Systemic Risk and Heterogeneous Mean Field Type Interbank Network

TL;DR

This paper models heterogeneous interbank networks using coupled diffusions and Riccati equations to analyze Nash equilibria and systemic risk, highlighting the impact of heterogeneity on liquidity dynamics.

Contribution

It introduces a mean field game framework for multi-group interbank networks with heterogeneity, providing existence results for Nash equilibria and numerical insights.

Findings

Existence of Nash equilibria in large two-group systems is established.

Heterogeneity influences the mean-reverting behavior of the system.

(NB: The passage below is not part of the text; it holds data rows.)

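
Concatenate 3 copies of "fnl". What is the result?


Input string: 'fnl'
Operation: repeat 3 times
Concatenation: 'fnl' + 'fnl' + 'fnl'
Result: fnlfnlfnl


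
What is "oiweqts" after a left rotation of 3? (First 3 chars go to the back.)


Input: 'oiweqts', shift = 3
Operation: split at index 3 and swap parts
Front part s[0:3] = 'oiw'
Back part s[3:] = 'eqts'
Rotated = back + front = 'eqts' + 'oiw'
Result: eqtsoiw


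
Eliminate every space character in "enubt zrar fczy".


Input string: 'enubt zrar fczy'
Operation: remove all spaces
Words: 'enubt', 'zrar', 'fczy'
Join without spaces: enubtzrarfczy


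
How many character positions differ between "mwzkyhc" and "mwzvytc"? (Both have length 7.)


String 1: 'mwzkyhc'
String 2: 'mwzvytc'
Compare each position: pos 0: 'm'=='m', pos 1: 'w'=='w', pos 2: 'z'=='z', pos 3: 'k'!='v', pos 4: 'y'=='y', pos 5: 'h'!='t', pos 6: 'c'=='c'
Differing positions: 2
Hamming distance: 2


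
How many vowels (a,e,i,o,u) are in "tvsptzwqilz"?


Input string: 'tvsptzwqilz'
Operation: count vowels (a, e, i, o, u)
Scan: s[0]='t', s[1]='v', s[2]='s', s[3]='p', s[4]='t', s[5]='z', s[6]='w', s[7]='q', s[8]='i' (vowel), s[9]='l', s[10]='z'
Vowels found: 1
Result: 1


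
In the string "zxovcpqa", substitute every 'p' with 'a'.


Input string: 'zxovcpqa'
Operation: replace 'p' with 'a'
Positions of 'p': 5
After replacement: zxovcaqa


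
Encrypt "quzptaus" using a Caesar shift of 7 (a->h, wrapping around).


Input: 'quzptaus', shift = 7
Operation: for each letter, (position + 7) mod 26
Mapping: 'q'(16+7=23)->'x', 'u'(20+7=27, 27 mod 26=1)->'b', 'z'(25+7=32, 32 mod 26=6)->'g', 'p'(15+7=22)->'w', 't'(19+7=26, 26 mod 26=0)->'a', 'a'(0+7=7)->'h', 'u'(20+7=27, 27 mod 26=1)->'b', 's'(18+7=25)->'z'
Result: xbgwahbz


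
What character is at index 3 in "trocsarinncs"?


Input string: 'trocsarinncs'
Operation: get character at index 3
Index mapping: s[0]='t', s[1]='r', s[2]='o', s[3]='c'
Result: 'c'


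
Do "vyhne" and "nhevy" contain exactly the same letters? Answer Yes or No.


String 1: 'vyhne' -> sorted: 'ehnvy'
String 2: 'nhevy' -> sorted: 'ehnvy'
Compare sorted forms: 'ehnvy' == 'ehnvy'
Anagram: Yes


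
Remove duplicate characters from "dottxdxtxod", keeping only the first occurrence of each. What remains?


Input: 'dottxdxtxod'
Operation: keep first occurrence of each character
Scan: s[0]='d' new -> keep; s[1]='o' new -> keep; s[2]='t' new -> keep; s[3]='t' seen -> skip; s[4]='x' new -> keep; s[5]='d' seen -> skip; s[6]='x' seen -> skip; s[7]='t' seen -> skip; s[8]='x' seen -> skip; s[9]='o' seen -> skip; s[10]='d' seen -> skip
Result: dotx


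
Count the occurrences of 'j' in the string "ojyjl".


Input string: 'ojyjl'
Target character: 'j'
Scan each position: s[1]='j', s[3]='j'
Matches found at indices: 1, 3
Total: 2


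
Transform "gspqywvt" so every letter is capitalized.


Input string: 'gspqywvt'
Operation: convert each letter to uppercase
Mapping: 'g'->'G', 's'->'S', 'p'->'P', 'q'->'Q', 'y'->'Y', 'w'->'W', 'v'->'V', 't'->'T'
Result: GSPQYWVT


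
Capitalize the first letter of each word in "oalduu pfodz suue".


Input string: 'oalduu pfodz suue'
Operation: capitalize first letter of each word
Word transformations: 'oalduu'->'Oalduu', 'pfodz'->'Pfodz', 'suue'->'Suue'
Result: Oalduu Pfodz Suue


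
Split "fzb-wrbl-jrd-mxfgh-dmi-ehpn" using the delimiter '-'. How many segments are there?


Input string: 'fzb-wrbl-jrd-mxfgh-dmi-ehpn'
Delimiter: '-'
Split result: 'fzb', 'wrbl', 'jrd', 'mxfgh', 'dmi', 'ehpn'
Number of parts: 6


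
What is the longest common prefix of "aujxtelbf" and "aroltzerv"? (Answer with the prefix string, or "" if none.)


String 1: 'aujxtelbf'
String 2: 'aroltzerv'
Compare position by position:
pos 0: 'a' vs 'a' match
pos 1: 'u' vs 'r' differ -> stop
Longest common prefix: "a" (length 1)


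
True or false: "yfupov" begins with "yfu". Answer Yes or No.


Input string: 'yfupov'
Prefix to check: 'yfu'
First 3 characters of input: 'yfu'
Match: True
Result: Yes


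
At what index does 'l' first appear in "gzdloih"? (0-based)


Input string: 'gzdloih'
Target: 'l'
Scanning left to right: s[0]='g', s[1]='z', s[2]='d', s[3]='l'
First match at index: 3


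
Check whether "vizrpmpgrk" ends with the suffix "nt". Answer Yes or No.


Input string: 'vizrpmpgrk'
Suffix to check: 'nt'
Last 2 characters of input: 'rk'
Match: False
Result: No


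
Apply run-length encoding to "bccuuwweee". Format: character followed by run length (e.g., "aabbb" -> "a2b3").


Input: 'bccuuwweee'
Operation: identify consecutive runs
Runs: 'b' -> b1, 'cc' -> c2, 'uu' -> u2, 'ww' -> w2, 'eee' -> e3
Encoded: b1c2u2w2e3


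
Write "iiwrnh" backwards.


Input string: 'iiwrnh'
Operation: reverse character order
Original order: 'i' -> 'i' -> 'w' -> 'r' -> 'n' -> 'h'
Reversed order: 'h' -> 'n' -> 'r' -> 'w' -> 'i' -> 'i'
Result: hnrwii


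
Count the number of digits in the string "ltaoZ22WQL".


Input string: 'ltaoZ22WQL'
Operation: count digit characters (0-9)
Scan: 'l', 't', 'a', 'o', 'Z', '2'(digit), '2'(digit), 'W', 'Q', 'L'
Digits found: 2
Result: 2


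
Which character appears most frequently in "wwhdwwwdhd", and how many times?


Input: 'wwhdwwwdhd'
Operation: tally each character
Counts: 'd':3, 'h':2, 'w':5
Maximum: 'w' appears 5 times


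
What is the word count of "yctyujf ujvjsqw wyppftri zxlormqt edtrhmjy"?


Input string: 'yctyujf ujvjsqw wyppftri zxlormqt edtrhmjy'
Operation: split by spaces
Words found: 'yctyujf', 'ujvjsqw', 'wyppftri', 'zxlormqt', 'edtrhmjy'
Word count: 5


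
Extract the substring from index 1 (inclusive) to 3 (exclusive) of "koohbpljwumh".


Input string: 'koohbpljwumh'
Operation: slice [1:3]
Extract characters: s[1]='o', s[2]='o'
Result: oo


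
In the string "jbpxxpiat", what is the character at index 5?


Input string: 'jbpxxpiat'
Operation: get character at index 5
Index mapping: s[0]='j', s[1]='b', s[2]='p', s[3]='x', s[4]='x', s[5]='p'
Result: 'p'


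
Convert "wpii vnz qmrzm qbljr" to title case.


Input string: 'wpii vnz qmrzm qbljr'
Operation: capitalize first letter of each word
Word transformations: 'wpii'->'Wpii', 'vnz'->'Vnz', 'qmrzm'->'Qmrzm', 'qbljr'->'Qbljr'
Result: Wpii Vnz Qmrzm Qbljr


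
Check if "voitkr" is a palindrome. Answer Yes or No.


Input string: 'voitkr'
Reversed: 'rktiov'
Compare pairs: s[0]='v' vs s[5]='r' (mismatch), s[1]='o' vs s[4]='k' (mismatch), s[2]='i' vs s[3]='t' (mismatch)
Palindrome: No


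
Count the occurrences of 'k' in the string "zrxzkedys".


Input string: 'zrxzkedys'
Target character: 'k'
Scan each position: s[4]='k'
Matches found at indices: 4
Total: 1


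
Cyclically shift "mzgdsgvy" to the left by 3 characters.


Input: 'mzgdsgvy', shift = 3
Operation: split at index 3 and swap parts
Front part s[0:3] = 'mzg'
Back part s[3:] = 'dsgvy'
Rotated = back + front = 'dsgvy' + 'mzg'
Result: dsgvymzg


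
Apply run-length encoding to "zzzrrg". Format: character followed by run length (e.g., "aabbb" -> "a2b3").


Input: 'zzzrrg'
Operation: identify consecutive runs
Runs: 'zzz' -> z3, 'rr' -> r2, 'g' -> g1
Encoded: z3r2g1


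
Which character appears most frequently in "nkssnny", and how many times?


Input: 'nkssnny'
Operation: tally each character
Counts: 'k':1, 'n':3, 's':2, 'y':1
Maximum: 'n' appears 3 times


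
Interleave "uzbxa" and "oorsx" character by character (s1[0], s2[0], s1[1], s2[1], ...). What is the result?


String 1: 'uzbxa'
String 2: 'oorsx'
Operation: alternate characters
Pairs: 'u'+'o', 'z'+'o', 'b'+'r', 'x'+'s', 'a'+'x'
Result: uozobrxsax


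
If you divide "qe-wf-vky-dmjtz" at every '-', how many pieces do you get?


Input string: 'qe-wf-vky-dmjtz'
Delimiter: '-'
Split result: 'qe', 'wf', 'vky', 'dmjtz'
Number of parts: 4


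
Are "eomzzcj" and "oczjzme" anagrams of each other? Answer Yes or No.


String 1: 'eomzzcj' -> sorted: 'cejmozz'
String 2: 'oczjzme' -> sorted: 'cejmozz'
Compare sorted forms: 'cejmozz' == 'cejmozz'
Anagram: Yes


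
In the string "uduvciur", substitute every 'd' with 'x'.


Input string: 'uduvciur'
Operation: replace 'd' with 'x'
Positions of 'd': 1
After replacement: uxuvciur


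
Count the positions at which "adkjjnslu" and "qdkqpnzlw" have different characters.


String 1: 'adkjjnslu'
String 2: 'qdkqpnzlw'
Compare each position: pos 0: 'a'!='q', pos 1: 'd'=='d', pos 2: 'k'=='k', pos 3: 'j'!='q', pos 4: 'j'!='p', pos 5: 'n'=='n', pos 6: 's'!='z', pos 7: 'l'=='l', pos 8: 'u'!='w'
Differing positions: 5
Hamming distance: 5


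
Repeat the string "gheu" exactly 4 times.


Input string: 'gheu'
Operation: repeat 4 times
Concatenation: 'gheu' + 'gheu' + 'gheu' + 'gheu'
Result: gheugheugheugheu


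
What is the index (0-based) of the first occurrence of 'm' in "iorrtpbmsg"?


Input string: 'iorrtpbmsg'
Target: 'm'
Scanning left to right: s[0]='i', s[1]='o', s[2]='r', s[3]='r', s[4]='t', s[5]='p', s[6]='b', s[7]='m'
First match at index: 7


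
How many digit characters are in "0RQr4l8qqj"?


Input string: '0RQr4l8qqj'
Operation: count digit characters (0-9)
Scan: '0'(digit), 'R', 'Q', 'r', '4'(digit), 'l', '8'(digit), 'q', 'q', 'j'
Digits found: 3
Result: 3


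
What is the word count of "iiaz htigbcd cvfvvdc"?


Input string: 'iiaz htigbcd cvfvvdc'
Operation: split by spaces
Words found: 'iiaz', 'htigbcd', 'cvfvvdc'
Word count: 3


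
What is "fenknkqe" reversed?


Input string: 'fenknkqe'
Operation: reverse character order
Original order: 'f' -> 'e' -> 'n' -> 'k' -> 'n' -> 'k' -> 'q' -> 'e'
Reversed order: 'e' -> 'q' -> 'k' -> 'n' -> 'k' -> 'n' -> 'e' -> 'f'
Result: eqknknef


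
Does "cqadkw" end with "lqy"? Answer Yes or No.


Input string: 'cqadkw'
Suffix to check: 'lqy'
Last 3 characters of input: 'dkw'
Match: False
Result: No


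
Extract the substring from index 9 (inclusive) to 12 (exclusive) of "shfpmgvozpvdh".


Input string: 'shfpmgvozpvdh'
Operation: slice [9:12]
Extract characters: s[9]='p', s[10]='v', s[11]='d'
Result: pvd


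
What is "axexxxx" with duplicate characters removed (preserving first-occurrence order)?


Input: 'axexxxx'
Operation: keep first occurrence of each character
Scan: s[0]='a' new -> keep; s[1]='x' new -> keep; s[2]='e' new -> keep; s[3]='x' seen -> skip; s[4]='x' seen -> skip; s[5]='x' seen -> skip; s[6]='x' seen -> skip
Result: axe


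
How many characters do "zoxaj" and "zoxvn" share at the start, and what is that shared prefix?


String 1: 'zoxaj'
String 2: 'zoxvn'
Compare position by position:
pos 0: 'z' vs 'z' match
pos 1: 'o' vs 'o' match
pos 2: 'x' vs 'x' match
pos 3: 'a' vs 'v' differ -> stop
Longest common prefix: "zox" (length 3)


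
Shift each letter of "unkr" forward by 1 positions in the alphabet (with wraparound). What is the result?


Input: 'unkr', shift = 1
Operation: for each letter, (position + 1) mod 26
Mapping: 'u'(20+1=21)->'v', 'n'(13+1=14)->'o', 'k'(10+1=11)->'l', 'r'(17+1=18)->'s'
Result: vols


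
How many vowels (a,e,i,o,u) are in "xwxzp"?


Input string: 'xwxzp'
Operation: count vowels (a, e, i, o, u)
Scan: s[0]='x', s[1]='w', s[2]='x', s[3]='z', s[4]='p'
Vowels found: 0
Result: 0


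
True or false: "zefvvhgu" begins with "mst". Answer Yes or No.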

Numerical analysis shows how parameters affect liquidity rates.

Abstract

We study the system of heterogeneous interbank lending and borrowing based on the relative average of log-capitalization given by the linear combination of the average within groups and the ensemble average and describe the evolution of log-capitalization by a system of coupled diffusions. The model incorporates a game feature with homogeneity within groups and heterogeneity between groups where banks search for the optimal lending or borrowing strategies through minimizing the heterogeneous linear quadratic costs in order to avoid to approach the default barrier. Due to the complicity of the lending and borrowing system, the closed-loop Nash equilibria and the open-loop Nash equilibria are both driven by the coupled Riccati equations. The existence of the equilibria in the two-group case where the number of banks are sufficiently large is guaranteed by the solvability for the coupled Riccati equations as the number of banks goes to infinity in each group. The equilibria are consisted of the mean-reverting term identical to the one group game and the group average owing to heterogeneity. In addition, the corresponding heterogeneous mean filed game with the arbitrary number of groups is also discussed. The existence of the $\epsilon$-Nash equilibrium in the general $d$ heterogeneous groups is also verified. Finally, in the financial implication, we observe the Nash equilibria governed by the mean-reverting term and the linear combination of the ensemble averages of individual groups and study the influence of the relative parameters on the liquidity rate through the numerical analysis.